Prezydent i wiceprezydent Nowego Sącza zatrzymani. Nowe fakty ws. akcji CBA
Jak podaje Radio Eska, które jako pierwsze podało informację o zatrzymaniu Handzla i Bochenka, sprawa wiąże się prawdopodobnie ze śledztwem prowadzonym przez CBA pod nadzorem Prokuratury Europejskiej.
Istnieje podejrzenie, iż podczas jednego z przetargów doszło do nieprawidłowości. W skrócie: chodzi o przetarg na finansowane przez UE szkolenia dla uczniów i nauczycieli, który wygrać miała firma "promowana" przez Handzla. Formalnie jest to ewentualność przekroczenia uprawnień przez urzędników, być może również ujawnienie istotnych informacji jednemu z oferentów.
Wynikłe z tego szkody są szacowane na ok. 600 tys. euro (ok. 2,5 mln zł), cały przetarg miał być wart ok. 4,5 mln złotych.
Handzel i Bochenek zatrzymani o świcie
Jak mówił Dobrzyński, prezydent i wiceprezydent miasta zostali zatrzymani ok. 6 rano w swoich mieszkaniach. Są przewożeni do katowickiej prokuratury. Co ciekawe, dwa dni temu (we wtorek 21 października), CBA zatrzymało czwórkę miejskich urzędników. Przesłuchano ich w Katowicach i zwolniono do domów.
Wtedy Handzel utyskiwał na działania służb. "Do tej pory sądziłem, iż o 6 rano wkracza się po niebezpiecznych przestępców, a nie po szeregowych urzędników. Współczucie dla rodzin ze względu na zastosowane metody" – pisał samorządowiec na Facebooku.
"Po ostatniej wizycie CBA, dokumentacja przetargu, którego dotyczyła ta wizyta, została poddana analizie – przetarg był kontrolowany również w przeszłości przez Urząd Marszałkowski. Wynik kontroli był bez uwag" – dodał wtedy.
Ludomir Handzel urodził się w 1973 r. w Nowym Sączu.

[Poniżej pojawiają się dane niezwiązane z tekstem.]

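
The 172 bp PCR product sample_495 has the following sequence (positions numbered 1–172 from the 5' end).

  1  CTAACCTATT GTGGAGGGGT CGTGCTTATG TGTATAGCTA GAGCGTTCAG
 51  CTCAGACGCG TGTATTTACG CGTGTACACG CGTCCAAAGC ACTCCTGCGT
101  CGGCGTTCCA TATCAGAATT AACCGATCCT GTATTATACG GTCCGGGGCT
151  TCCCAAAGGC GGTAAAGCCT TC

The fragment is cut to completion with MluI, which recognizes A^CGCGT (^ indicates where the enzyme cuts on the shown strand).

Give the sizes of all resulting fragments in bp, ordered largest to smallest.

MluI sites (ACGCGT) start at positions 56, 68, 78.
MluI cuts after the first base of each site, so after positions 56, 68, 78.
Linear molecule, 3 cuts → 4 fragments:
  1–56 → 56 bp
  57–68 → 12 bp
  69–78 → 10 bp
  79–172 → 94 bp
Sorted largest to smallest: 94, 56, 12, 10 bp.

94, 56, 12, 10 bp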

Skończył stosunki międzynarodowe na Uniwersytecie Warszawskim, studiował też w Szkole Głównej Handlowej i Uniwersytecie Ekonomicznym w Krakowie. Wcześniej pracował m.in. w radzie nadzorczej Orlenu i w PKP Cargo.
Prezydentem Nowego Sącza jest od 2018 roku, pokonał wtedy Iwonę Mularczyk, żonę posła PiS Arkadiusza Mularczyka. W zeszłym roku nowosądeczanie wybrali go na drugą kadencję. Startował z własnego komitetu, w przeszłości próbował dostać się do Sejmu z list PO.